Growing Well’s service users are known as volunteers and up to 20 people a day take part in activities, from working in the fields cultivating and picking crops to preparing lunch and working in the office. Everyone gets support and advice on how to deal with their mental health issues. They also have the opportunity to study for horticultural qualifications.
Sarah started at Growing Well as a volunteer after having a nervous breakdown and suffering with anxiety and depression. She said: “I’d completed 23 years as a medic in the Royal Air Force and six years as an Occupational Health Practice Manager. I was under the care of my GP and the Community Mental Health Team when I was referred to Growing Well as part of my rehabilitation. Initially I was very withdrawn and didn’t want to socialise or speak with anyone.
“I worked half a day in horticulture and half a day in catering. Gradually I ended up doing a full day in catering and undertook my level two certificate in Food Hygiene and First Aid Certificate. I was put forward to undertake the first Return to Work Course on site which was very challenging, but helped me recognise what I needed to do to look after my own health and wellbeing.”
Following the course, Sarah offered to help mentor fellow catering volunteers and also worked a day on her own, cooking lunch for 28 volunteers and staff.
When the Catering Coordinator role became available at Growing Well, despite having no formal catering qualifications, Sarah applied for the role and got the job. Sarah said: “I’m still dumbfounded to this day that I have managed to find another career and a job that I love as well as supporting other volunteers with their journey to recovery.”
Fiona joined Growing Well as a volunteer after not working for a year, she said: “I had heard about Growing Well a couple of years previously while working in the charitable sector and thought the concept sounded amazing, I didn’t at that time think it was somewhere that would have such a profound impact on my life.
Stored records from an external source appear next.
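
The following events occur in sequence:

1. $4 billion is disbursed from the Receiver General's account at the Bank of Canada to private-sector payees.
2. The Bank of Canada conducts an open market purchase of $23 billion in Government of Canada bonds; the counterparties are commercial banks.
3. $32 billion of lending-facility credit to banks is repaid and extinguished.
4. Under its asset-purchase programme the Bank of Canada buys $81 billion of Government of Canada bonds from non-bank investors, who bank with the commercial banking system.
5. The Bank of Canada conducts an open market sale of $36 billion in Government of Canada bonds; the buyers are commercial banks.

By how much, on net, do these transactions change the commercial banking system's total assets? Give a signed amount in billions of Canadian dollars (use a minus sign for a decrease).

Bank of Canada balance sheet:
  Assets:      Securities +$68B, Loans to banks −$32B
  Liabilities: Bank reserves +$40B, Government deposits −$4B
Commercial banking system:
  Assets:      Reserves at CB +$40B, Securities +$13B
  Liabilities: Checkable deposits +$85B, Borrowings from CB −$32B
Change in total bank assets = +$53 billion.

+$53 billion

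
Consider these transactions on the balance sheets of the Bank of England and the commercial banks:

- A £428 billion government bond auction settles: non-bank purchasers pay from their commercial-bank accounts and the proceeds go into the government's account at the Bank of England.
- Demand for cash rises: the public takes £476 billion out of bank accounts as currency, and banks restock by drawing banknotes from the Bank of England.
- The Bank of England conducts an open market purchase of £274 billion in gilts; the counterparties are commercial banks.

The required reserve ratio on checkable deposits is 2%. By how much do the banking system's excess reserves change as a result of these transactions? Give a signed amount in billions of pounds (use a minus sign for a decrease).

-£611.92 billion

Government account inflow £428 billion: reserves −£428B, deposits −£428B.
Currency withdrawal £476 billion: reserves −£476B, deposits −£476B.
OMO purchase (from banks) £274 billion: reserves +£274B, deposits 0.
Totals: Δreserves = −£630B, Δdeposits = −£904B.
Δrequired reserves = 2% × −£904B = −£18.08B.
Δexcess reserves = Δreserves − Δrequired = −£630B − (−£18.08B) = -£611.92 billion.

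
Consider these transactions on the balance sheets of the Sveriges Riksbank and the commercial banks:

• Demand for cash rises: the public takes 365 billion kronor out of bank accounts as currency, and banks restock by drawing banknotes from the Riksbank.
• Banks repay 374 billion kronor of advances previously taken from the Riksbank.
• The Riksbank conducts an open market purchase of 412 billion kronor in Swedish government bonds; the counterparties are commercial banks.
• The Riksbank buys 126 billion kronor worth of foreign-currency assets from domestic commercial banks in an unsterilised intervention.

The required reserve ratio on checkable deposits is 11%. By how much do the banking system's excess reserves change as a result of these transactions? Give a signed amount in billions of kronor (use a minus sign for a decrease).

Currency withdrawal 365 billion kronor: reserves −365B, deposits −365B.
Discount-window repayment 374 billion kronor: reserves −374B, deposits 0.
OMO purchase (from banks) 412 billion kronor: reserves +412B, deposits 0.
FX purchase 126 billion kronor: reserves +126B, deposits 0.
Totals: Δreserves = −201B, Δdeposits = −365B.
Δrequired reserves = 11% × −365B = −40.15B.
Δexcess reserves = Δreserves − Δrequired = −201B − (−40.15B) = -160.85 billion.

-160.85 billion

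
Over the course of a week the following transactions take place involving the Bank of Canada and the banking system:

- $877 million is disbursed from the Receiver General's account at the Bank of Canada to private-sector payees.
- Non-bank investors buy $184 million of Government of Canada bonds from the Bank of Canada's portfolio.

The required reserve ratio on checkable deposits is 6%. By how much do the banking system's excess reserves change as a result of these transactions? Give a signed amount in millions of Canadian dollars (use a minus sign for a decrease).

Government spending $877 million: reserves +$877M, deposits +$877M.
Asset sale (to non-banks) $184 million: reserves −$184M, deposits −$184M.
Totals: Δreserves = +$693M, Δdeposits = +$693M.
Δrequired reserves = 6% × +$693M = +$41.58M.
Δexcess reserves = Δreserves − Δrequired = +$693M − (+$41.58M) = +$651.42 million.

+$651.42 million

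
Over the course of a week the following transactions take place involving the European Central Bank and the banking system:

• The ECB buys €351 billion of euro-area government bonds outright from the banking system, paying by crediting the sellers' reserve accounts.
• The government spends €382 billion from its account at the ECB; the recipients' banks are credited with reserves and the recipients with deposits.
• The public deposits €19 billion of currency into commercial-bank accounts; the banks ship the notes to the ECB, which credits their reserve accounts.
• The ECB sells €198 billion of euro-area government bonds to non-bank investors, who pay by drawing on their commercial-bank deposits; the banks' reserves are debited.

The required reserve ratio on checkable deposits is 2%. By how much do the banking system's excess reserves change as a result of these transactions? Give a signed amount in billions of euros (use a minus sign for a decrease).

OMO purchase (from banks) €351 billion: reserves +€351B, deposits 0.
Government spending €382 billion: reserves +€382B, deposits +€382B.
Currency deposit €19 billion: reserves +€19B, deposits +€19B.
Asset sale (to non-banks) €198 billion: reserves −€198B, deposits −€198B.
Totals: Δreserves = +€554B, Δdeposits = +€203B.
Δrequired reserves = 2% × +€203B = +€4.06B.
Δexcess reserves = Δreserves − Δrequired = +€554B − (+€4.06B) = +€549.94 billion.

+€549.94 billion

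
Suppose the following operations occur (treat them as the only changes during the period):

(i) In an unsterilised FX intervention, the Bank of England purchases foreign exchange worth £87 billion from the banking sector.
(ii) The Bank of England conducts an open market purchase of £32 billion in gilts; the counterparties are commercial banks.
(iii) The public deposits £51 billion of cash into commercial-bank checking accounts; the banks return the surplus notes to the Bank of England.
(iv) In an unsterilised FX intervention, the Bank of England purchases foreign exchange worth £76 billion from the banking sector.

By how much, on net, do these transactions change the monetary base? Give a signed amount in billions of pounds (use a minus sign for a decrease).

+£195 billion

Bank of England balance sheet:
  Assets:      Securities +£32B, Foreign assets +£163B
  Liabilities: Bank reserves +£246B, Currency in circulation −£51B
Monetary base = currency + reserves: −£51B + (+£246B) = +£195 billion.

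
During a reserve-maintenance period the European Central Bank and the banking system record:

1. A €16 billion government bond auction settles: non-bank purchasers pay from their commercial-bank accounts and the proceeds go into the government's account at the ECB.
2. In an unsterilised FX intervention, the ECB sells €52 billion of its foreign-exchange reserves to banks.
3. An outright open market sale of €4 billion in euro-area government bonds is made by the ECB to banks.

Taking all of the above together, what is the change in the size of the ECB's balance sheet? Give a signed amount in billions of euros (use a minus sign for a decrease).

-€56 billion

ECB balance sheet:
  Assets:      Securities −€4B, Foreign assets −€52B
  Liabilities: Bank reserves −€72B, Government deposits +€16B
Commercial banking system:
  Assets:      Reserves at CB −€72B, Securities +€4B, Foreign assets +€52B
  Liabilities: Checkable deposits −€16B
Change in total ECB assets = -€56 billion.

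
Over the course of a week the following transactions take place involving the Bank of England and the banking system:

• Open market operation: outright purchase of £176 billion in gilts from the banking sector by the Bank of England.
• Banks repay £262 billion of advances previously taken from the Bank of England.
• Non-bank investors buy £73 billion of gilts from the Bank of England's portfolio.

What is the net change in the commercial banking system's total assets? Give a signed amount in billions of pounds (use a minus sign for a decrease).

Bank of England balance sheet:
  Assets:      Securities +£103B, Loans to banks −£262B
  Liabilities: Bank reserves −£159B
Commercial banking system:
  Assets:      Reserves at CB −£159B, Securities −£176B
  Liabilities: Checkable deposits −£73B, Borrowings from CB −£262B
Change in total bank assets = -£335 billion.

-£335 billion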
“As soon as I stepped on site I felt a sense of order and calm and although I was nervous about lots of things, my lack of gardening knowledge, the mud, volunteering for a mental health project. I needn’t have worried, very quickly I felt very attached to the project. I enjoyed the physical aspect of the work and the structure to the day. The staff were lovely, very positive and friendly and very quickly I felt I was getting ‘me’ back. I was gently encouraged to make decisions and my confidence started to come back, I really looked forward to every day I volunteered.
“I signed up to do the level two Horticulture course and within a few months I felt ready to go back to work and started applying for jobs. I have a new job and give all the credit to Growing Well. I made friends at the project that I will have for life and I know that if my mental health wobbles at any time, I can go back and volunteer, no questions asked, that is a wonderful safety net, one which I hope I won’t need, but reassuring to know it is there.”